La libertà di stampa, nella regione, è sotto attacco praticamente dall’inizio della sua appartenenza alla Cina: «Gli studi di Reporters Sans Frontières sui Paesi con maggiore libertà di stampa riportano come tra il 2002 e il 2019 Hong Kong sia retrocessa di venti posti. C’è sempre stato un tentativo di ridurre la libertà di stampa. Prima della legge sulla sicurezza nazionale, infatti, era entrata in vigore la legge sull’accreditamento dei giornalisti. Solo un numero ristrettissimo di testate veniva considerato giornalistico: se tu eri un freelance e coprivi una manifestazione non eri un giornalista che faceva il proprio lavoro, bensì eri parte della protesta e, di conseguenza, venivi arrestato».

Di fatto, l’introduzione della legge sulla sicurezza nazionale ha definitivamente messo fine al regime “un Paese, due sistemi” che governava la regione amministrativa speciale di Hong Kong dalla sua cessione alla Cina da parte della Gran Bretagna nel 1997. Uno status di grande autonomia che sarebbe dovuto durare fino al 2047, del quale però è crollato anche l’ultimo baluardo democratico: la libertà di stampa. «Quanto sta avvenendo – conclude De Grazia – dimostra come polizia e governo ormai siano in diritto di decidere qualsiasi cosa, anche la chiusura totale di un giornale. Ormai Hong Kong viene considerato uno stato di polizia. L’unico organismo che potrebbe davvero fare qualcosa è l’Onu, ma la Cina è membro permanente del Consiglio di Sicurezza e ha perciò potere di veto. Di conseguenza, finché esisteranno i membri permanenti questo tipo di accordi potranno essere violati impunemente».
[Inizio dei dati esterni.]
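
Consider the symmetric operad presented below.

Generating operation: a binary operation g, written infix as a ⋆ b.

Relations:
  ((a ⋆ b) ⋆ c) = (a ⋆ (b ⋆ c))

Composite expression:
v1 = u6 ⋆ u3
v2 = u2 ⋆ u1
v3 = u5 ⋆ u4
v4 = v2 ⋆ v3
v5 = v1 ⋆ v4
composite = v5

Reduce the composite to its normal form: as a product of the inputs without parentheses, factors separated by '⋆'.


u6 ⋆ u3 ⋆ u2 ⋆ u1 ⋆ u5 ⋆ u4

Every regrouping of g is equal, so read the u-inputs in written order.
(u6 ⋆ u3) unparenthesizes to u6 ⋆ u3
(u2 ⋆ u1) unparenthesizes to u2 ⋆ u1
(u5 ⋆ u4) unparenthesizes to u5 ⋆ u4
((u2 ⋆ u1) ⋆ (u5 ⋆ u4)) unparenthesizes to u2 ⋆ u1 ⋆ u5 ⋆ u4
((u6 ⋆ u3) ⋆ ((u2 ⋆ u1) ⋆ (u5 ⋆ u4))) unparenthesizes to u6 ⋆ u3 ⋆ u2 ⋆ u1 ⋆ u5 ⋆ u4


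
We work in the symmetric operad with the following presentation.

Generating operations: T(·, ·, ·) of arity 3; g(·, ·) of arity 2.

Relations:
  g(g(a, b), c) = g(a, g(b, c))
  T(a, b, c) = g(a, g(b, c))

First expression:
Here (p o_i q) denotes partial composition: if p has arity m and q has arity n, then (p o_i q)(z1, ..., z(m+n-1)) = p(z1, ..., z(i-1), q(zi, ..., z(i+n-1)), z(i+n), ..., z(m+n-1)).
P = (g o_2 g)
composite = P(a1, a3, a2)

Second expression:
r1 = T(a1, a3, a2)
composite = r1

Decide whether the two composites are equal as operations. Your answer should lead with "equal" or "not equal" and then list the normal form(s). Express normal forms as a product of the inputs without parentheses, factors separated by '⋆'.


equal; the common form is a1 ⋆ a3 ⋆ a2

The first expression, normalized: a1 ⋆ a3 ⋆ a2
The second expression, normalized: a1 ⋆ a3 ⋆ a2
The normal forms match — equal.


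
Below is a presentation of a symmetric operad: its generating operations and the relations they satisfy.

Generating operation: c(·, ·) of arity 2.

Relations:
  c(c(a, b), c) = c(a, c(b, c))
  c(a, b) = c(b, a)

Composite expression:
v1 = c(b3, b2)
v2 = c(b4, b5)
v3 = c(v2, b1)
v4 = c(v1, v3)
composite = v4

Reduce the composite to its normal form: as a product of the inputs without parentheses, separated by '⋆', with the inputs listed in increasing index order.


b1 ⋆ b2 ⋆ b3 ⋆ b4 ⋆ b5

Both nesting and order wash out for c; what remains is which b's occur.
c(b3, b2) collapses to b3 ⋆ b2
c(b4, b5) collapses to b4 ⋆ b5
c(c(b4, b5), b1) collapses to b4 ⋆ b5 ⋆ b1
c(c(b3, b2), c(c(b4, b5), b1)) collapses to b3 ⋆ b2 ⋆ b4 ⋆ b5 ⋆ b1
sorting the factors by input index: b1 ⋆ b2 ⋆ b3 ⋆ b4 ⋆ b5


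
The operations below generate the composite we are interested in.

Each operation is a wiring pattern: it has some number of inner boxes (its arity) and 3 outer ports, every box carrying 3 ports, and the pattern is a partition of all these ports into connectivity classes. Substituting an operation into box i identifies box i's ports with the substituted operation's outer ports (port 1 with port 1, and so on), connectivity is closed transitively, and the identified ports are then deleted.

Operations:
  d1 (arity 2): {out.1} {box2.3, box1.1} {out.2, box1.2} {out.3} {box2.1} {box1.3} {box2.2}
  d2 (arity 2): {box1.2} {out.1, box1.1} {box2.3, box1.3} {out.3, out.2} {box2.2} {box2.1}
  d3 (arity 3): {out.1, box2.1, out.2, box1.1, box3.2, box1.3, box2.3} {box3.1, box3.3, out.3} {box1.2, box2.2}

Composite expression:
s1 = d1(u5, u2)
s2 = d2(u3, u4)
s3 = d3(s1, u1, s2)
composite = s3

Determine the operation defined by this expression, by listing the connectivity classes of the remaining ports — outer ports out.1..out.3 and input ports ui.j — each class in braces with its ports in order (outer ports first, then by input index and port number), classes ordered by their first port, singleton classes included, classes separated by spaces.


{out.1, out.2, out.3, u1.1, u1.3, u3.1} {u1.2, u5.2} {u2.1} {u2.2} {u2.3, u5.1} {u3.2} {u3.3, u4.3} {u4.1} {u4.2} {u5.3}

Reachability decides: close wires over d3-identified ports.
after d1, the pattern on (u5, u2) reads {out.1} {out.2, u5.2} {out.3} {u2.1} {u2.2} {u2.3, u5.1} {u5.3} (out.j = its outer ports)
after d2, the pattern on (u3, u4) reads {out.1, u3.1} {out.2, out.3} {u3.2} {u3.3, u4.3} {u4.1} {u4.2} (out.j = its outer ports)
after d3, the pattern on (u5, u2, u1, u3, u4) reads {out.1, out.2, out.3, u1.1, u1.3, u3.1} {u1.2, u5.2} {u2.1} {u2.2} {u2.3, u5.1} {u3.2} {u3.3, u4.3} {u4.1} {u4.2} {u5.3} (out.j = its outer ports)


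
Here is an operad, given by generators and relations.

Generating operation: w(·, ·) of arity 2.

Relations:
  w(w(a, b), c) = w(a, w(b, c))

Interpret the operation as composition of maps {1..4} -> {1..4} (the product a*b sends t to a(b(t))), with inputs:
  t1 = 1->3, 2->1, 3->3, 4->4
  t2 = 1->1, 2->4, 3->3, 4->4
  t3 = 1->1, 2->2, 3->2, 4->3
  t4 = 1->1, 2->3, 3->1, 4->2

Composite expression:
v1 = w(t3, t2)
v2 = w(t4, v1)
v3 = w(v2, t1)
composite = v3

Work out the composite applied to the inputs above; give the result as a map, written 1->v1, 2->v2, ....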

«Nell’odierna Hong Kong, il dissenso è visto come qualcosa di sensibile», termina Yan kei nel suo articolo, che rende in maniera esaustiva l’idea di ciò che Hong Kong sta affrontando, e delle speranze dei suoi abitanti. «Tuttavia, in passato, il dissenso è stato visto come una norma e un segno distintivo di Hong Kong per decenni. Un governo forte dovrebbe abbracciare le opinioni dissenzienti e usarle a proprio vantaggio per migliorare economicamente, socialmente e legalmente. Con l’aumento dell’autocensura, dell’incertezza e della paura, la libertà dei media sembra essere diventata qualcosa del passato! Le autorità di Hong Kong devono riconoscere che la prosperità e il successo della città sono in parte dovuti ai media progressisti e liberi, che erano soliti esprimersi senza paura. Era proprio a causa di tale libertà che il mondo amava Hong Kong. Lasciate che il mondo continui ad amare e abbracciare questa città».